# Yorkists exiled to London: go home on 18th October for lunch. For free.



## Silas Loom (Oct 12, 2017)

There must be an elderly relative up there who frets about whether you're eating properly in London, who would love to see you and feed you, and whom you worry that you neglect.

Unusable, unrefundable train ticket available to take you to York for 10:00, escaping back to civilisation at 16:00, stuffed with whatever it is you people eat. Gravy, I expect. And cakes. Probably concurrently.


----------



## alex_ (Oct 12, 2017)

Silas Loom said:


> There must be an elderly relative up there who frets about whether you're eating properly in London, who would love to see you and feed you, and whom you worry that you neglect.
> 
> Unusable, unrefundable train ticket available to take you to York for 10:00, escaping back to civilisation at 16:00, stuffed with whatever it is you people eat. Gravy, I expect. And cakes. Probably concurrently.



Also - railway museum


----------



## Silas Loom (Oct 12, 2017)

alex_ said:


> Also - railway museum



Isn't there something called a Yorvik Viking museum, famed for olfactory accuracy? When I was much younger, I published yearbooks for coach tour operators, and I recall York being stiff with attractions trading on the supernatural, as well.

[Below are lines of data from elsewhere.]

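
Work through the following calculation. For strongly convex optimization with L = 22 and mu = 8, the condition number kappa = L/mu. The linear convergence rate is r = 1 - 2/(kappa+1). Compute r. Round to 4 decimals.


Step 1: Compute the condition number.
kappa = L/mu = 22/8 = 2.75
Step 2: Compute the convergence rate.
r = 1 - 2/(kappa + 1) = 1 - 2*mu/(L + mu) = (L - mu)/(L + mu) = 14/30 = 0.4667


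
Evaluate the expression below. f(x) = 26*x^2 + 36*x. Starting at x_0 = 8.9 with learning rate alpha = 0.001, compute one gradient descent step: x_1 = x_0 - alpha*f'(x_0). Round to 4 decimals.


We compute the gradient at x_0 and apply the update.
f'(x) = 52*x + 36
f'(8.9) = 52*8.9 + 36 = 498.8
x_1 = 8.9 - 0.001*498.8 = 8.4012


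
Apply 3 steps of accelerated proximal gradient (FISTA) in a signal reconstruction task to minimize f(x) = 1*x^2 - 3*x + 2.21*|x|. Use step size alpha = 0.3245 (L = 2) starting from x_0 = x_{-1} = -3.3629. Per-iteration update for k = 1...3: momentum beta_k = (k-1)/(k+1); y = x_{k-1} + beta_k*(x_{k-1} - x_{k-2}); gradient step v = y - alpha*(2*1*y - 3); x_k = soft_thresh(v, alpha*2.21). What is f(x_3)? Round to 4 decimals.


FISTA on f(x) = 1*x^2 - 3*x + 2.21*|x|
L = 2, alpha = 0.3245
Iteration 1: beta = 0.0, y = -3.3629 + 0.0*(-3.3629 + 3.3629) = -3.3629
  grad(y) = -9.7258, v = y - alpha*grad = -0.2069
  prox(v) = soft_thresh(-0.2069, 0.7171) = 0.0
Iteration 2: beta = 0.3333, y = 0.0 + 0.3333*(0.0 + 3.3629) = 1.121
  grad(y) = -0.7581, v = y - alpha*grad = 1.367
  prox(v) = soft_thresh(1.367, 0.7171) = 0.6498
Iteration 3: beta = 0.5, y = 0.6498 + 0.5*(0.6498 - 0.0) = 0.9747
  grad(y) = -1.0506, v = y - alpha*grad = 1.3156
  prox(v) = soft_thresh(1.3156, 0.7171) = 0.5985
f(x_3) = 1*0.5985^2 - 3*0.5985 + 2.21*|0.5985| = -0.1146


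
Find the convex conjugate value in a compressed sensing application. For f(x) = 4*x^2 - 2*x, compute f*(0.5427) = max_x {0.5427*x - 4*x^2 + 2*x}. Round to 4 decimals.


f*(y) = sup_x {y*x - a*x^2 - b*x} = sup_x {(y-b)*x - a*x^2}
FOC: (y - b) - 2a*x = 0 => x* = (y - b)/(2a)
x* = (0.5427 + 2)/(2*4) = 0.3178
f*(0.5427) = (y-b)^2/(4a) = (0.5427 + 2)^2/(4*4)
= 6.4653/16 = 0.4041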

So, yes, good point. Think of this, Urban, as a very short citybreak, packed with cultural treats. Perhaps you have never been to the North before? You can amaze your friends with stories of what it was like, the things you saw, how your outlook on life was changed by the day you went to York.


----------



## alex_ (Oct 12, 2017)

Silas Loom said:


> Isn't there something called a Yorvik Viking museum, famed for olfactory accuracy? When I was much younger, I published yearbooks for coach tour operators, and I recall York being stiff with attractions trading on the supernatural, as well.
> 
> So, yes, good point. Think of this, Urban, as a very short citybreak, packed with cultural treats. Perhaps you have never been to the North before? You can amaze your friends with stories of what it was like, the things you saw, how your outlook on life was changed by the day you went to York.



And if you are feeling flush Betties tea rooms.

Alex


----------



## oryx (Oct 13, 2017)

Silas Loom said:


> Isn't there something called a Yorvik Viking museum, famed for olfactory accuracy? When I was much younger, I published yearbooks for coach tour operators, and I recall York being stiff with attractions trading on the supernatural, as well.



The supposed Viking smells seemed very artificial (and downright RANK!) IIRC. My memory of a visit with my late parents is overwhelmingly one of Pa Oryx trying to get out of the little train that takes you around the museum, to look at something he found interesting. 

As a Yorkist 'exiled' to London I will be at work on 18 October, but this is actually a really good offer for someone who wants to do a fleeting visit - the Railway Museum is a short walk away and York is a compact city so you could see some other bits.

The only time I ate cakes with gravy was when I went to the US and tried 'biscuits and gravy'!


----------